Beyond the physical space, anthropologist Mary Douglas has revealed the complex symbolic meanings of "purity," which encompass culture, rituals, and identity politics, with ambiguous concepts of cleanliness and dirtiness. "Too Loud a Dust" exhibition aims to present the latest works by Musquiqui Chihying, who has long explored the social functionality of museums, against the backdrop of a paradigmatic shift in museum politics.
Chihying's research, conducted during the pandemic period at the Delfina Foundation, delves into two events from 1910: the construction of the Formosa Hamlet by the Japanese Empire at the Japan-British Exhibition in London, and the publication of "Diseases of China: Including Formosa and Korea" by British missionary James Laidlaw Maxwell in the same year. This exhibition, in collaboration with the Pitt Rivers Museum at the University of Oxford, aims to re-evaluate the complex relationships among displays, images, and ideological constructions, employing perspectives from microbiology and pathology.
Musquiqui Chihying (b.1985) is a filmmaker and visual artist based in Taipei and Berlin. He explores the cultural and social identities constructed through the flow and circulation of audiovisual elements in physical and virtual spacetime.

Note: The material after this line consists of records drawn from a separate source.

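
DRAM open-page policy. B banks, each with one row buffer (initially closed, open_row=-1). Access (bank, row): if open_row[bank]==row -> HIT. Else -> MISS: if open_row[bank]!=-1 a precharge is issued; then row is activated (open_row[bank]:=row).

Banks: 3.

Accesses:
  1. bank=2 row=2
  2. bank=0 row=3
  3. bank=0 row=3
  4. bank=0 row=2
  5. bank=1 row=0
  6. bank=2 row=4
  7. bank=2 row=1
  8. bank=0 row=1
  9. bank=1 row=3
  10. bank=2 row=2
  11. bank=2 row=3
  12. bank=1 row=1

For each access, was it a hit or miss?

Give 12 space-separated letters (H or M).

Answer: M M H M M M M M M M M M

Derivation:
Acc 1: bank2 row2 -> MISS (open row2); precharges=0
Acc 2: bank0 row3 -> MISS (open row3); precharges=0
Acc 3: bank0 row3 -> HIT
Acc 4: bank0 row2 -> MISS (open row2); precharges=1
Acc 5: bank1 row0 -> MISS (open row0); precharges=1
Acc 6: bank2 row4 -> MISS (open row4); precharges=2
Acc 7: bank2 row1 -> MISS (open row1); precharges=3
Acc 8: bank0 row1 -> MISS (open row1); precharges=4
Acc 9: bank1 row3 -> MISS (open row3); precharges=5
Acc 10: bank2 row2 -> MISS (open row2); precharges=6
Acc 11: bank2 row3 -> MISS (open row3); precharges=7
Acc 12: bank1 row1 -> MISS (open row1); precharges=8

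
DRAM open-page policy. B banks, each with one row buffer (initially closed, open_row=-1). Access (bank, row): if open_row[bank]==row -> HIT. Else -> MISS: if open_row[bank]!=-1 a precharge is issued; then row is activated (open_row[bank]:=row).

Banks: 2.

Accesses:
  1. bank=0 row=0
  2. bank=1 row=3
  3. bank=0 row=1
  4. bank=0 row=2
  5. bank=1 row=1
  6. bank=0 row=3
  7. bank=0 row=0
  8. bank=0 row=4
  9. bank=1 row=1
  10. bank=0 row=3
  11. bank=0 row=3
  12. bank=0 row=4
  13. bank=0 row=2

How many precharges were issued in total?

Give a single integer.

Answer: 9

Derivation:
Acc 1: bank0 row0 -> MISS (open row0); precharges=0
Acc 2: bank1 row3 -> MISS (open row3); precharges=0
Acc 3: bank0 row1 -> MISS (open row1); precharges=1
Acc 4: bank0 row2 -> MISS (open row2); precharges=2
Acc 5: bank1 row1 -> MISS (open row1); precharges=3
Acc 6: bank0 row3 -> MISS (open row3); precharges=4
Acc 7: bank0 row0 -> MISS (open row0); precharges=5
Acc 8: bank0 row4 -> MISS (open row4); precharges=6
Acc 9: bank1 row1 -> HIT
Acc 10: bank0 row3 -> MISS (open row3); precharges=7
Acc 11: bank0 row3 -> HIT
Acc 12: bank0 row4 -> MISS (open row4); precharges=8
Acc 13: bank0 row2 -> MISS (open row2); precharges=9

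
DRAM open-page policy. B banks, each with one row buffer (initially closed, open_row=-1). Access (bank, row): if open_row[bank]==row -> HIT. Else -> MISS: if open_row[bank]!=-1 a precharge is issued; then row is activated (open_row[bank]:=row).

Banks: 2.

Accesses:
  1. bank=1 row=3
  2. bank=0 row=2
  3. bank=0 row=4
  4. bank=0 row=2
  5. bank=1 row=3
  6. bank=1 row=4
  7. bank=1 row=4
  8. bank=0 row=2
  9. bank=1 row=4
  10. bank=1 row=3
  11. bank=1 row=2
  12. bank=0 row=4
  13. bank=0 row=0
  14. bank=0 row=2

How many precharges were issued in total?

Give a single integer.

Acc 1: bank1 row3 -> MISS (open row3); precharges=0
Acc 2: bank0 row2 -> MISS (open row2); precharges=0
Acc 3: bank0 row4 -> MISS (open row4); precharges=1
Acc 4: bank0 row2 -> MISS (open row2); precharges=2
Acc 5: bank1 row3 -> HIT
Acc 6: bank1 row4 -> MISS (open row4); precharges=3
Acc 7: bank1 row4 -> HIT
Acc 8: bank0 row2 -> HIT
Acc 9: bank1 row4 -> HIT
Acc 10: bank1 row3 -> MISS (open row3); precharges=4
Acc 11: bank1 row2 -> MISS (open row2); precharges=5
Acc 12: bank0 row4 -> MISS (open row4); precharges=6
Acc 13: bank0 row0 -> MISS (open row0); precharges=7
Acc 14: bank0 row2 -> MISS (open row2); precharges=8

Answer: 8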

Specialising in the use of multimedia such as film and sound, he investigates the human condition and environmental system in the age of global capitalisation and engages in the inquiry of and research on issues of subjectivity in contemporary social culture in the Global South.
Selected solo exhibitions include Too Loud a Dust, Tabula Rasa Gallery (London, 2023); On the Faience of Your Eyes, LIUSA WANG Gallery (Paris, 2022); There are Lights that Never Go Out, Museum of Contemporary Art (Taipei, 2021); The Power of My Smile, Kuandu Museum of Fine Arts (Taipei, 2019); I’ll be Back, UCCA Center for Contemporary Art (Beijing, 2018). His works have been shown in several international institutions and film festivals, such as 72nd Berlinale (2022), Art Sonje Center in Seoul (2021), Centre Pompidou in Paris (2020), International Film Festival Rotterdam (2020), 68th Berlinale (2018), 2016 Taipei Biennial, 10th Shanghai Biennale (2014) etc. He is the artist- in-residence at the Delfina Foundation (London, 2021), the finalist of the 2019 Berlin Art Prize and the winner of Golden Horse Award of the 59th Taipei Golden Horse film Festival 2021, the Loop Barcelona Video Art Production Award 2019 from Han Nefkens Foundation in collaboration with the Fundació Joan Miró. He is a member of the Taiwanese art group Fuxinghen Studio, and the founder of the Research Lab of Image and Sound.